With a few exceptions, Hollywood studios are moving far more slowly than Chinese companies in the world's second largest movie market, said US producer Janet Yang, whose works include The Joy Luck Club and Shanghai Calling.
Many studios, like Paramount Pictures with its Transformers franchise, have been taking steps to appeal to China's fast-growing audiences by hiring Chinese actors or featuring Chinese products.
Others are doing co-productions in China and some, like Dreamworks Animation, have forged nascent partnerships.
But largely "the studios are not doing that much right now. They are feeling it out," said Yang, 57, who has built a career melding East and West since she advised on Steven Spielberg's 1987 movie Empire of the Sun, shot partly in Shanghai.
"I've never seen so much talk about things with so few results.
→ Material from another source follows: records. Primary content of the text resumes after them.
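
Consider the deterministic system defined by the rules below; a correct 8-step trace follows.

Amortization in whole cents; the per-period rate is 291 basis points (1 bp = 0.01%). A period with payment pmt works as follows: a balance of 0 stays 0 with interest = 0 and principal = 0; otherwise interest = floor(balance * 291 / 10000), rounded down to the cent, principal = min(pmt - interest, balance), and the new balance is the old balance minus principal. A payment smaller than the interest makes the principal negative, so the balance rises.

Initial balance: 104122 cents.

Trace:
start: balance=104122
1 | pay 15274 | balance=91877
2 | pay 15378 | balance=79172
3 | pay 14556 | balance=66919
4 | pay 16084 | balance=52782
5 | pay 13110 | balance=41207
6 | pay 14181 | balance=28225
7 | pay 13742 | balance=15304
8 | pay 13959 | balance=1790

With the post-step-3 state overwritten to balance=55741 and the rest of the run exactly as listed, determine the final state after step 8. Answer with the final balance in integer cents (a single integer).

0

state after step 3 := balance=55741
4 | pay 16084 | balance=41279
5 | pay 13110 | balance=29370
6 | pay 14181 | balance=16043
7 | pay 13742 | balance=2767
8 | pay 13959 | balance=0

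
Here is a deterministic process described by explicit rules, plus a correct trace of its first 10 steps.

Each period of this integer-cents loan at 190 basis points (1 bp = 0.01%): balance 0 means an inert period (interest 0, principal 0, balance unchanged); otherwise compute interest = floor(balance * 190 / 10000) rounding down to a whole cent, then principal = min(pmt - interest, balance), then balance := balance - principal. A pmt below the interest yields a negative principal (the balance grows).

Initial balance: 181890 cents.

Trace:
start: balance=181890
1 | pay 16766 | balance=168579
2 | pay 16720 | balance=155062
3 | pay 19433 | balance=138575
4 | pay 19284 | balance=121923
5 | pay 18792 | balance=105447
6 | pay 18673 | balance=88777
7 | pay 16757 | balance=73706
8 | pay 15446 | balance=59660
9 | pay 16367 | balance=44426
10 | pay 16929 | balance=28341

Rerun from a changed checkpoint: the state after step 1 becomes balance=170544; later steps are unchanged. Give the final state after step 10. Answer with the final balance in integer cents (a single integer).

30669

state after step 1 := balance=170544
2 | pay 16720 | balance=157064
3 | pay 19433 | balance=140615
4 | pay 19284 | balance=124002
5 | pay 18792 | balance=107566
6 | pay 18673 | balance=90936
7 | pay 16757 | balance=75906
8 | pay 15446 | balance=61902
9 | pay 16367 | balance=46711
10 | pay 16929 | balance=30669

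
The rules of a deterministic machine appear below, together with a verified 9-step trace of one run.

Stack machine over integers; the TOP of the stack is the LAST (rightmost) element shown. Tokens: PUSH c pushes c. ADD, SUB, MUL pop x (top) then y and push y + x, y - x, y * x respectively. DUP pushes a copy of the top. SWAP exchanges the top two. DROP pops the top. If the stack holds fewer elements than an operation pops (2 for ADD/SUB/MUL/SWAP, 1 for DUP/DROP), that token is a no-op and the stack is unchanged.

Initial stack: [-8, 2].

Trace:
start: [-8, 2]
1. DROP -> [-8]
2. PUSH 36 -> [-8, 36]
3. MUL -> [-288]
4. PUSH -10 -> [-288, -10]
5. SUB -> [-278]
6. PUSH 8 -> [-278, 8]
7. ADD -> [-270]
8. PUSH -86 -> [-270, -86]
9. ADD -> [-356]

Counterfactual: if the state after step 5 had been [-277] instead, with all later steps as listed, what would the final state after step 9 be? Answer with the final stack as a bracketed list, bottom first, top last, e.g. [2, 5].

[-355]

state after step 5 := [-277]
6. PUSH 8 -> [-277, 8]
7. ADD -> [-269]
8. PUSH -86 -> [-269, -86]
9. ADD -> [-355]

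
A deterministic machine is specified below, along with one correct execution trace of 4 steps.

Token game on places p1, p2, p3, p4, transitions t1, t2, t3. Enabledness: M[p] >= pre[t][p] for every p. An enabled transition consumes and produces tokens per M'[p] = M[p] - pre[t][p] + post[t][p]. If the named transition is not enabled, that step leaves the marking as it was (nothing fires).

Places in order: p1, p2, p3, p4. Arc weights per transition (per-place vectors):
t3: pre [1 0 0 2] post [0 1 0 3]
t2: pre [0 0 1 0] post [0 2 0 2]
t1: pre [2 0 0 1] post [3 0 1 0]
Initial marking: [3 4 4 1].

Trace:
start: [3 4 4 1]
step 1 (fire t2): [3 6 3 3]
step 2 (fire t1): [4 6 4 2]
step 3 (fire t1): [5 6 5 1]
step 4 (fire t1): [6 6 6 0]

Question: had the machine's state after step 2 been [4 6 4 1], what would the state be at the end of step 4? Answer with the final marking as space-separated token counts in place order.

5 6 5 0

state after step 2 := [4 6 4 1]
step 3 (fire t1): [5 6 5 0]
step 4 (fire t1): [5 6 5 0]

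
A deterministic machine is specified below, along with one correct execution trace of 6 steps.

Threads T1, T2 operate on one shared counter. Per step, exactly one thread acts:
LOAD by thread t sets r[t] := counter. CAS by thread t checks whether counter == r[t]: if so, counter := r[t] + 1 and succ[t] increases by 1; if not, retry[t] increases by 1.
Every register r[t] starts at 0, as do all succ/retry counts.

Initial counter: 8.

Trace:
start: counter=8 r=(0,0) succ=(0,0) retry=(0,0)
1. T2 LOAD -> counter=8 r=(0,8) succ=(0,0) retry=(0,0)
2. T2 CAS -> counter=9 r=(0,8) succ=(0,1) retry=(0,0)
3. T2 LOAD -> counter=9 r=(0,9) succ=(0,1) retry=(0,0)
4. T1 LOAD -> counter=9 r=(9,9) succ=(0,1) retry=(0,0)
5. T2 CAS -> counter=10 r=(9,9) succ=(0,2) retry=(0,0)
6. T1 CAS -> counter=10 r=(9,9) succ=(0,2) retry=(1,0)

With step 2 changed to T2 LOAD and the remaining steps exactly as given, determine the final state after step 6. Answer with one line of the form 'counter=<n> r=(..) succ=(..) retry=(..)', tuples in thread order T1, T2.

counter=9 r=(8,8) succ=(0,1) retry=(1,0)

(re-executing from step 2 with the substitution; state before step 2: counter=8 r=(0,8) succ=(0,0) retry=(0,0))
2. T2 LOAD -> counter=8 r=(0,8) succ=(0,0) retry=(0,0)
3. T2 LOAD -> counter=8 r=(0,8) succ=(0,0) retry=(0,0)
4. T1 LOAD -> counter=8 r=(8,8) succ=(0,0) retry=(0,0)
5. T2 CAS -> counter=9 r=(8,8) succ=(0,1) retry=(0,0)
6. T1 CAS -> counter=9 r=(8,8) succ=(0,1) retry=(1,0)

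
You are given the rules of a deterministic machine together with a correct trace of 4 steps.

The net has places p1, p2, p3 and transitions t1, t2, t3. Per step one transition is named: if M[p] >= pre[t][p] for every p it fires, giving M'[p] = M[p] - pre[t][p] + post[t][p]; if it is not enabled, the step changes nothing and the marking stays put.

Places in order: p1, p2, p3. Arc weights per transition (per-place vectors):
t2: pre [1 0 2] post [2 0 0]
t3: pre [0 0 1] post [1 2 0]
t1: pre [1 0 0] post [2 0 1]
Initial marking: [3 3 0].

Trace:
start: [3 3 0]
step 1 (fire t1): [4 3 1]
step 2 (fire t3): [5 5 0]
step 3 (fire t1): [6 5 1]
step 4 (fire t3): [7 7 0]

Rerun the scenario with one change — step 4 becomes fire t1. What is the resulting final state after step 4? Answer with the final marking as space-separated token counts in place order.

(re-executing from step 4 with the substitution; state before step 4: [6 5 1])
step 4 (fire t1): [7 5 2]

7 5 2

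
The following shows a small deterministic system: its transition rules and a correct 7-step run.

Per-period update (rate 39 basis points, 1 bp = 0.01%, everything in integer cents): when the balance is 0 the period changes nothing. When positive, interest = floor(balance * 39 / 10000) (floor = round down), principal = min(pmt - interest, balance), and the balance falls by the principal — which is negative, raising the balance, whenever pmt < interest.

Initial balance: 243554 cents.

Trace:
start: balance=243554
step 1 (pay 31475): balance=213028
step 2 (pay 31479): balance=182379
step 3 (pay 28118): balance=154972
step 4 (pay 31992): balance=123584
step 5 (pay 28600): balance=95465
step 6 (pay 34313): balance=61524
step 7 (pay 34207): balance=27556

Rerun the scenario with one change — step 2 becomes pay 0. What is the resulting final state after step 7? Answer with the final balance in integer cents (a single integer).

(re-executing from step 2 with the substitution; state before step 2: balance=213028)
step 2 (pay 0): balance=213858
step 3 (pay 28118): balance=186574
step 4 (pay 31992): balance=155309
step 5 (pay 28600): balance=127314
step 6 (pay 34313): balance=93497
step 7 (pay 34207): balance=59654

59654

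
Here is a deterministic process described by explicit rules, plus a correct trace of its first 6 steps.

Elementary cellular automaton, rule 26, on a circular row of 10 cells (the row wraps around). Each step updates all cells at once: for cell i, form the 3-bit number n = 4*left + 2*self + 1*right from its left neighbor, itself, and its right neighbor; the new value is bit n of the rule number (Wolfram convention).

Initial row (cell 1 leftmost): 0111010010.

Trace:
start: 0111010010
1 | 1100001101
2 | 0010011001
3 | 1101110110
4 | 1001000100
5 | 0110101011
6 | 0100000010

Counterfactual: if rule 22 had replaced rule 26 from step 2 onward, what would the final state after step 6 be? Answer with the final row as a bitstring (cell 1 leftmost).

(re-executing steps 2..6 under rule 22; state before step 2: 1100001101)
2 | 0010010000
3 | 0111111000
4 | 1000000100
5 | 1100001111
6 | 0010010000

0010010000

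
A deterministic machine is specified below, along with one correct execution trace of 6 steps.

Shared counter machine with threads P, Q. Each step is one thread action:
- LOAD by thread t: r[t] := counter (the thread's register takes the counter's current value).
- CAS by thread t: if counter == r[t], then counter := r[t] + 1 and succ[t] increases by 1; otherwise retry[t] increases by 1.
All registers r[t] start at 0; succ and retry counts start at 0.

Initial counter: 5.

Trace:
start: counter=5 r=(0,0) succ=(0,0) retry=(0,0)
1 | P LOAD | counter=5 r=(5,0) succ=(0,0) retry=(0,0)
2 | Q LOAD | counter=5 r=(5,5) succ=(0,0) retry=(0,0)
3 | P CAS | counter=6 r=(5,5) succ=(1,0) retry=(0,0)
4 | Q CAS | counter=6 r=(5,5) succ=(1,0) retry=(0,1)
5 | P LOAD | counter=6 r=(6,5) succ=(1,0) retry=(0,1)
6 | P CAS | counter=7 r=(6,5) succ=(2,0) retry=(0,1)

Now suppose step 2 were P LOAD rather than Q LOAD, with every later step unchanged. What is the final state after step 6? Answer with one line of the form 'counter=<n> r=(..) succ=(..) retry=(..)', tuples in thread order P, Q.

counter=7 r=(6,0) succ=(2,0) retry=(0,1)

(re-executing from step 2 with the substitution; state before step 2: counter=5 r=(5,0) succ=(0,0) retry=(0,0))
2 | P LOAD | counter=5 r=(5,0) succ=(0,0) retry=(0,0)
3 | P CAS | counter=6 r=(5,0) succ=(1,0) retry=(0,0)
4 | Q CAS | counter=6 r=(5,0) succ=(1,0) retry=(0,1)
5 | P LOAD | counter=6 r=(6,0) succ=(1,0) retry=(0,1)
6 | P CAS | counter=7 r=(6,0) succ=(2,0) retry=(0,1)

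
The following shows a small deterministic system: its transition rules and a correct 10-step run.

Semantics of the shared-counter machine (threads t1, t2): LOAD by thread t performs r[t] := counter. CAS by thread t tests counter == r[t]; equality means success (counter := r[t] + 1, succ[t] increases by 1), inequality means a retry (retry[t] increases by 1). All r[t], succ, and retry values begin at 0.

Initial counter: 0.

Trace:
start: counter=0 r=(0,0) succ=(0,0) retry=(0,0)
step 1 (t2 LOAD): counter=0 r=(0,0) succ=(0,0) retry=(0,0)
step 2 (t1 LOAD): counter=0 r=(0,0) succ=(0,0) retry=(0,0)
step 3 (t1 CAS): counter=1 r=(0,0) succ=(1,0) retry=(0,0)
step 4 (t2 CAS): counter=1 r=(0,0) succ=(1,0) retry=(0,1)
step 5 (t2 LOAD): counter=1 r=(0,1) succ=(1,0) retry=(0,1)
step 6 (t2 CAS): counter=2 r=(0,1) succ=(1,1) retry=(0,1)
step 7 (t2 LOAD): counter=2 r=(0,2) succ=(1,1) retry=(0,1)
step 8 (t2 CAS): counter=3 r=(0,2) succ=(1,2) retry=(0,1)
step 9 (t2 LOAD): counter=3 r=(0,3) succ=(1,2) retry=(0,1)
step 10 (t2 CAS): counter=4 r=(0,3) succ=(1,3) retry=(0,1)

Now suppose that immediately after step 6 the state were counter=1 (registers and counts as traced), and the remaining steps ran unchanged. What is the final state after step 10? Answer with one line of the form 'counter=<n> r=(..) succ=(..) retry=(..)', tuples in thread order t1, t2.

state after step 6 := counter=1 r=(0,1) succ=(1,1) retry=(0,1)
step 7 (t2 LOAD): counter=1 r=(0,1) succ=(1,1) retry=(0,1)
step 8 (t2 CAS): counter=2 r=(0,1) succ=(1,2) retry=(0,1)
step 9 (t2 LOAD): counter=2 r=(0,2) succ=(1,2) retry=(0,1)
step 10 (t2 CAS): counter=3 r=(0,2) succ=(1,3) retry=(0,1)

counter=3 r=(0,2) succ=(1,3) retry=(0,1)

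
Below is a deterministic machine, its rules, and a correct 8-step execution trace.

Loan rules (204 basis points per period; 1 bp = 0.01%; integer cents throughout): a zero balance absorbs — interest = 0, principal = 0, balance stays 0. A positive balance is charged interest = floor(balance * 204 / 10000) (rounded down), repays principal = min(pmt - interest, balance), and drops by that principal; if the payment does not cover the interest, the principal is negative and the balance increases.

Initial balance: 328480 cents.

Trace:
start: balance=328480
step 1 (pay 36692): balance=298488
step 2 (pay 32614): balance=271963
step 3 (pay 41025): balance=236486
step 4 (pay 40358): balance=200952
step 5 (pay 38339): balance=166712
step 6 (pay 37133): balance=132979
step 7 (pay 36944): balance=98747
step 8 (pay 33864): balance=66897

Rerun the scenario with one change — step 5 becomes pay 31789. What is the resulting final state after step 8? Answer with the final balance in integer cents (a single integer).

73857

(re-executing from step 5 with the substitution; state before step 5: balance=200952)
step 5 (pay 31789): balance=173262
step 6 (pay 37133): balance=139663
step 7 (pay 36944): balance=105568
step 8 (pay 33864): balance=73857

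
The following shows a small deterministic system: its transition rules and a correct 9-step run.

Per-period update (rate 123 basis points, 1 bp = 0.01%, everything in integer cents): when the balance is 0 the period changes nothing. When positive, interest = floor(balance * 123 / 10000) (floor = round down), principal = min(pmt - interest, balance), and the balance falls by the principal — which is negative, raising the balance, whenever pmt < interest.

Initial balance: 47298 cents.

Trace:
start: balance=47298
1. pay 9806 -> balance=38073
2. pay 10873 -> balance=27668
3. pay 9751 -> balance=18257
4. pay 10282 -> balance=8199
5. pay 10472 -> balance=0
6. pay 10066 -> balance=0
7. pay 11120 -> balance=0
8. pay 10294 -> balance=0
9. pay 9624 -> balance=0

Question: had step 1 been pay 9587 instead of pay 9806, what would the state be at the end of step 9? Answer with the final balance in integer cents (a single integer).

(re-executing from step 1 with the substitution; state before step 1: balance=47298)
1. pay 9587 -> balance=38292
2. pay 10873 -> balance=27889
3. pay 9751 -> balance=18481
4. pay 10282 -> balance=8426
5. pay 10472 -> balance=0
6. pay 10066 -> balance=0
7. pay 11120 -> balance=0
8. pay 10294 -> balance=0
9. pay 9624 -> balance=0

0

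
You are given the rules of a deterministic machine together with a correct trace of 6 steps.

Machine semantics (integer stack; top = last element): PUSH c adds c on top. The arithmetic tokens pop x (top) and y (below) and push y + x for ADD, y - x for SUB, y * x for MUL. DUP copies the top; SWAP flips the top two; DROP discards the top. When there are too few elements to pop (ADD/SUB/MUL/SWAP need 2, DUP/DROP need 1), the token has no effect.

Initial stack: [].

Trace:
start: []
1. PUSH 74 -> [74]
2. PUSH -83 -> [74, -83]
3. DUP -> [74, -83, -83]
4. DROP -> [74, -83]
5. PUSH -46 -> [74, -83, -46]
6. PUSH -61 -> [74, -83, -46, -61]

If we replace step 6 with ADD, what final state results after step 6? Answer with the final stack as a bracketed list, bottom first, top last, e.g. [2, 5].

(re-executing from step 6 with the substitution; state before step 6: [74, -83, -46])
6. ADD -> [74, -129]

[74, -129]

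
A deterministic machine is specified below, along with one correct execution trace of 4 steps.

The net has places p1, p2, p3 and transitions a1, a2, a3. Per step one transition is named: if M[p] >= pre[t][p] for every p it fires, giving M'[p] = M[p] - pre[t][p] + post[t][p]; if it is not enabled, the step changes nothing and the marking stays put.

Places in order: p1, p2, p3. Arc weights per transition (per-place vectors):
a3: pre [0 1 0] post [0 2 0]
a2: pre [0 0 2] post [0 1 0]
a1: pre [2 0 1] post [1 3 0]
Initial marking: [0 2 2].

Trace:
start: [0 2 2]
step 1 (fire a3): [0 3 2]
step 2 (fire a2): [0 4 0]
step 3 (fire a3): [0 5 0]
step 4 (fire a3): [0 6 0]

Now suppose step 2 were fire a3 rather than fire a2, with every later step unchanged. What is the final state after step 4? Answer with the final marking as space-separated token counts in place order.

0 6 2

(re-executing from step 2 with the substitution; state before step 2: [0 3 2])
step 2 (fire a3): [0 4 2]
step 3 (fire a3): [0 5 2]
step 4 (fire a3): [0 6 2]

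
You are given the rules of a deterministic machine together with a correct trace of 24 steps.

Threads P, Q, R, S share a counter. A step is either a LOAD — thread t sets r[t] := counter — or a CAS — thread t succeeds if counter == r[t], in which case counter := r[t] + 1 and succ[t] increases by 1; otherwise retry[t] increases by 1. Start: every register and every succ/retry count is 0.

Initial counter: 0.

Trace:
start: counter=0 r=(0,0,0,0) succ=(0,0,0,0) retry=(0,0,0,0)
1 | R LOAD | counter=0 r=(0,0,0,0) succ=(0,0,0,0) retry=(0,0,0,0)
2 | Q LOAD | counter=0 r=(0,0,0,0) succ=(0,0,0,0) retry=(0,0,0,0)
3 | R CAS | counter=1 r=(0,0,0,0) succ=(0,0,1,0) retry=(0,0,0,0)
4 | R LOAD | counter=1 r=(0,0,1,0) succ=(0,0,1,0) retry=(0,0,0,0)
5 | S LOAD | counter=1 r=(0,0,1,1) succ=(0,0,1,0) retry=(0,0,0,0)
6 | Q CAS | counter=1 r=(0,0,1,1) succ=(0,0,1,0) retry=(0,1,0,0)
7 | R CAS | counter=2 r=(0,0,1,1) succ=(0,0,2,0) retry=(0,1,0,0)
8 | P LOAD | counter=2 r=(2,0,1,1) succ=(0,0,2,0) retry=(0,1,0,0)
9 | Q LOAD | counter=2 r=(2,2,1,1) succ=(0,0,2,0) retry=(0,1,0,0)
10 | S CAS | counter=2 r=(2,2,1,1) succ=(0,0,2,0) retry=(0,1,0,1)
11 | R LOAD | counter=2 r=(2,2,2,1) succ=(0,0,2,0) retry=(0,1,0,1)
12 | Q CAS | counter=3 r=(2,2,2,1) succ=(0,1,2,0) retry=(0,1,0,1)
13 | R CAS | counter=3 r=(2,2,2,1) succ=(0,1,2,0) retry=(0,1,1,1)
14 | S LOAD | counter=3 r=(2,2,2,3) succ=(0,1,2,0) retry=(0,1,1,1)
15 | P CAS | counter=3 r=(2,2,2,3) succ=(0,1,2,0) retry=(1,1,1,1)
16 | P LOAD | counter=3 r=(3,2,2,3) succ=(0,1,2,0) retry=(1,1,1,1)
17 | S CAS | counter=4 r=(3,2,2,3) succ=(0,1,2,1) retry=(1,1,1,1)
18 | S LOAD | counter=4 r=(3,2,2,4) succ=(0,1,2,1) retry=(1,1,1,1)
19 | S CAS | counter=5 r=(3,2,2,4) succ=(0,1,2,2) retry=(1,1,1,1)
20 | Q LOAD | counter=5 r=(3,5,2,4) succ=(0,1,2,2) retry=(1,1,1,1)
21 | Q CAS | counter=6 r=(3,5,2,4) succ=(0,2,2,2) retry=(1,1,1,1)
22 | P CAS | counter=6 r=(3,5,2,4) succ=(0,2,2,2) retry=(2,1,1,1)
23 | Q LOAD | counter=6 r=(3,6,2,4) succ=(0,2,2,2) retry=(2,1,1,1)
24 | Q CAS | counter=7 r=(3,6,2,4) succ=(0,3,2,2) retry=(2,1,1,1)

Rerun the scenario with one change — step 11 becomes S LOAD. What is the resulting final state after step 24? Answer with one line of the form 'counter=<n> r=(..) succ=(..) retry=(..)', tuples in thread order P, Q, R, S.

counter=7 r=(3,6,1,4) succ=(0,3,2,2) retry=(2,1,1,1)

(re-executing from step 11 with the substitution; state before step 11: counter=2 r=(2,2,1,1) succ=(0,0,2,0) retry=(0,1,0,1))
11 | S LOAD | counter=2 r=(2,2,1,2) succ=(0,0,2,0) retry=(0,1,0,1)
12 | Q CAS | counter=3 r=(2,2,1,2) succ=(0,1,2,0) retry=(0,1,0,1)
13 | R CAS | counter=3 r=(2,2,1,2) succ=(0,1,2,0) retry=(0,1,1,1)
14 | S LOAD | counter=3 r=(2,2,1,3) succ=(0,1,2,0) retry=(0,1,1,1)
15 | P CAS | counter=3 r=(2,2,1,3) succ=(0,1,2,0) retry=(1,1,1,1)
16 | P LOAD | counter=3 r=(3,2,1,3) succ=(0,1,2,0) retry=(1,1,1,1)
17 | S CAS | counter=4 r=(3,2,1,3) succ=(0,1,2,1) retry=(1,1,1,1)
18 | S LOAD | counter=4 r=(3,2,1,4) succ=(0,1,2,1) retry=(1,1,1,1)
19 | S CAS | counter=5 r=(3,2,1,4) succ=(0,1,2,2) retry=(1,1,1,1)
20 | Q LOAD | counter=5 r=(3,5,1,4) succ=(0,1,2,2) retry=(1,1,1,1)
21 | Q CAS | counter=6 r=(3,5,1,4) succ=(0,2,2,2) retry=(1,1,1,1)
22 | P CAS | counter=6 r=(3,5,1,4) succ=(0,2,2,2) retry=(2,1,1,1)
23 | Q LOAD | counter=6 r=(3,6,1,4) succ=(0,2,2,2) retry=(2,1,1,1)
24 | Q CAS | counter=7 r=(3,6,1,4) succ=(0,3,2,2) retry=(2,1,1,1)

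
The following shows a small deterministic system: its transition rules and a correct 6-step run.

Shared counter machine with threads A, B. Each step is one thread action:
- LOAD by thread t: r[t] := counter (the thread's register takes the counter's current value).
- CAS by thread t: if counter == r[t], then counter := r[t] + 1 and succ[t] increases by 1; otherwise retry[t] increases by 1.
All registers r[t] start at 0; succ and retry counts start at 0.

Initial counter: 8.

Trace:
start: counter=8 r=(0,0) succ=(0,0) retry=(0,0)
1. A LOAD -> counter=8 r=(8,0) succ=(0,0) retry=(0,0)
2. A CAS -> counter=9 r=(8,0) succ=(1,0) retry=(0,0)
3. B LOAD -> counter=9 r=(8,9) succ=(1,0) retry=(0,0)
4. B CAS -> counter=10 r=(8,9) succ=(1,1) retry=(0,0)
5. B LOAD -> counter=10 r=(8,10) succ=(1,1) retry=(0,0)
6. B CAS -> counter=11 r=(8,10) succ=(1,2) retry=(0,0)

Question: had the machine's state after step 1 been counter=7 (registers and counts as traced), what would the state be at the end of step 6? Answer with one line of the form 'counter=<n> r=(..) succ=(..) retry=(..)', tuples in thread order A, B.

state after step 1 := counter=7 r=(8,0) succ=(0,0) retry=(0,0)
2. A CAS -> counter=7 r=(8,0) succ=(0,0) retry=(1,0)
3. B LOAD -> counter=7 r=(8,7) succ=(0,0) retry=(1,0)
4. B CAS -> counter=8 r=(8,7) succ=(0,1) retry=(1,0)
5. B LOAD -> counter=8 r=(8,8) succ=(0,1) retry=(1,0)
6. B CAS -> counter=9 r=(8,8) succ=(0,2) retry=(1,0)

counter=9 r=(8,8) succ=(0,2) retry=(1,0)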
But that's going to change," Yang, named one of the 50 most powerful women in Hollywood by the Hollywood Reporter, told Reuters during a visit to China.
Hollywood movies have dominated China's box office - until that changed dramatically this year.
In the period from January to June, domestic films outperformed imported ones by 65 percent. That was a major reversal from the same period last year, when proceeds from imported films almost doubled those of domestic productions.
The stakes are high. Last year, box office revenue in China was $2.8 billion. In the first six months of this year, it hit nearly $1.8 billion.
"How about actually creating something that is appealing for the Chinese and also for the global market? I believe it's possible," said New York-born Yang.